Early in my trading career while pouring over data on a particularly bad day I realized a pattern in my trading history.  The only area I was returning consistent profits were on simple momentum breakouts of resistance.  Simple Bull Flags and Flat Top Breakouts.  These patterns were simple and clear.  This became the basis for my first successful trading strategy.  I began to think if I could find a way to generate small profits, to just tread water in the market, I could bide my time until I improved my skills.  I began to say, “Survive until you Learn”.  The more time I spent in the markets the more I learned and the better I became.  It began with finding one strategy that kept me going while I developed others.

Eventually I realized details about my momentum trading strategy from a series of failed trades.  I began to recognize the importance of the time of day, the significance of high relative volume, and the value of a good catalyst.  Over the course of years I have continued to define and redefine my strategies to accommodate changing markets and my added experience.

In many ways I owe my success to the failures I experienced as a new trader.  There is no such thing as an equity curve the doesn’t dip down.  There are ups and downs in trading.  Learning to get knocked down and bounce back is a critical skill for any trader.  The reality is we get knocked down all the time!  Even the best traders are going to be wrong 1/5 of the time.  There is no such thing as 100% accuracy.  Good traders learn to be good losers.  We have to learn to accept losses quickly and calmly.   They are, after all, an every day event in the life of a day trader.

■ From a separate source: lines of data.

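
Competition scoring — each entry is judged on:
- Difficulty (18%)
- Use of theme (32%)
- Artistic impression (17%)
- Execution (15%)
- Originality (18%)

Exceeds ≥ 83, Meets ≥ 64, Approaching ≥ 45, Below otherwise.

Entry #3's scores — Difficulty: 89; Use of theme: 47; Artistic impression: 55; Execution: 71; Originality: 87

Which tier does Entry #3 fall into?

Weighted total:
  Difficulty 89 × 0.18 = 16.02
  Use of theme 47 × 0.32 = 15.04
  Artistic impression 55 × 0.17 = 9.35
  Execution 71 × 0.15 = 10.65
  Originality 87 × 0.18 = 15.66
Sum = 66.72
66.72 is ≥ 64 and < 83 → Meets

Meets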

I’ve had months where on the last day of trading I lost my entire profit for the month.  I’ve given back a month of hard work in a matter of hours.  I’ve been knocked down in the market more time than I can count.  But every time, I made the slow and steady recovery.  Getting back on the horse is hard, but it’s the only way to survive.  I took each of these failures as an opportunity to refine and improve my strategy.  Each loss became a lesson in my trading program.  Costly lessons on the one hand, but on the other hand, they were priceless.  My foundation as a trader is built from the lessons I learned in my times of failure and struggle.

Over time I noticed the space between my big losses would get bigger and the rebound from losing days would be stronger and faster.  I still have bad days from time to time.  This is part of the life of a trader.  It can be stressful and difficult to separate myself from the losing day but I’ve had a lot of practice at losing!  Remember to lose gracefully, accept the hiccups, and take them as an opportunity to improve your trading strategies.